V. Indiana — Open seat (R) Democratic challenger, former Senator Evan Bayh has a $9 million war chest and the benefit of name recognition, an advantage his Republican challenger, Representative Todd Young does not have. Polls show Bayh comfortably ahead in the race to replace retiring Senator Dan Coats. Republicans paint Bayh as a Washington lobbyist who has abandoned Indiana. A CNN report found he is classified as an “inactive” voter in Indiana. Indiana gone Democratic once in 52 years. This year could be the second time for Indiana.

VI. Nevada — Open seat (D) Nevada is one of Republicans’ only real pick-up opportunities. The race for Senate Minority Leader Harry Reid’s seat has been relatively quiet with limited polling. Reid has vowed to help keep the seat blue and elect former Nevada Attorney General Catherine Cortez Masto. But Representative Joe Heck is a strong Republican recruit who has kept the race a true tossup with a razor-thin margin. Heck has yet to be dragged down by Trump even in a state with a large Latino population.

VII. North Carolina – Richard Burr (R). North Carolina, new to this category, is the latest state where a real battle is shaping up.
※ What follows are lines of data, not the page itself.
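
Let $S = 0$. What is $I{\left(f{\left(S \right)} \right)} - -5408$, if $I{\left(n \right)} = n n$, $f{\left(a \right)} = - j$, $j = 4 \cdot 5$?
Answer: $5808$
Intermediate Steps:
$j = 20$
$f{\left(a \right)} = -20$ ($f{\left(a \right)} = \left(-1\right) 20 = -20$)
$I{\left(n \right)} = n^{2}$
$I{\left(f{\left(S \right)} \right)} - -5408 = \left(-20\right)^{2} - -5408 = 400 + 5408 = 5808$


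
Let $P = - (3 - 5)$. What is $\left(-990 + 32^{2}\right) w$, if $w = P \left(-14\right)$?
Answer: $-952$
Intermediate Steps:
$P = 2$ ($P = \left(-1\right) \left(-2\right) = 2$)
$w = -28$ ($w = 2 \left(-14\right) = -28$)
$\left(-990 + 32^{2}\right) w = \left(-990 + 32^{2}\right) \left(-28\right) = \left(-990 + 1024\right) \left(-28\right) = 34 \left(-28\right) = -952$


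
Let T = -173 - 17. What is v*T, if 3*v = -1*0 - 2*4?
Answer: 1520/3 ≈ 506.67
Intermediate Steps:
T = -190
v = -8/3 (v = (-1*0 - 2*4)/3 = (0 - 8)/3 = (1/3)*(-8) = -8/3 ≈ -2.6667)
v*T = -8/3*(-190) = 1520/3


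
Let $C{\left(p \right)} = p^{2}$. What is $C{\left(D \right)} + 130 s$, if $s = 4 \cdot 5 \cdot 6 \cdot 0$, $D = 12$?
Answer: $144$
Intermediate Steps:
$s = 0$ ($s = 4 \cdot 30 \cdot 0 = 4 \cdot 0 = 0$)
$C{\left(D \right)} + 130 s = 12^{2} + 130 \cdot 0 = 144 + 0 = 144$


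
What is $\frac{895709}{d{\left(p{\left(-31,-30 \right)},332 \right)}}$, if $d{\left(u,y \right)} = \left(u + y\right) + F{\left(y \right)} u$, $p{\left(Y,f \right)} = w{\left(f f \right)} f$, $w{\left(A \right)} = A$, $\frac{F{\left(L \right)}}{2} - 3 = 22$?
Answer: $- \frac{895709}{1376668} \approx -0.65064$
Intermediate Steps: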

According to The Hill newspaper, former state Representative Deborah Ross, although not the Democrat’s first choice, has proven to be a strong fundraiser and has cut into Burr’s lead as Democratic presidential nominee Clinton performs well in North Carolina.

VIII. Ohio – Rob Portman (R) If Donald Trump’s presidential campaign is a drag on Republican Senate candidates, Portman is the exception. Although Clinton leads Trump by several points, Portman has a 15 point lead over Democratic candidate former Ohio Governor Ted Strickland. Portman has received four labor union endorsements that backed Strickland in his previous races. Portman and outside groups have inundated the airwaves with ads criticizing Strickland’s gubernatorial tenure, but the former governor recently hit back in his own ad that he led during the recession. This race could still be a tossup, but in reality we believe Portman will save this Republican held seat.

IX. Florida — Marco Rubio (R) Both Rubio and Representative Patrick Murphy (D) handily defeated primary challengers last week and immediately proceeded to attack each other. While the race is likely to tighten up by November, Rubio currently is favored to win re-election. In his favor is high name recognition following his presidential bid.  Murphy does not enjoy high name recognition and a win by Murphy would be major upset, but Rubio is looking like a winner with a 5.7 point lead.  Still Florida is a swing state and the presidential race remains close with Democratic nominee Hillary Clinton ahead but well within the margin of error. Rubio may not be able to open a significant lead over the next 2 months, but currently he has the edge.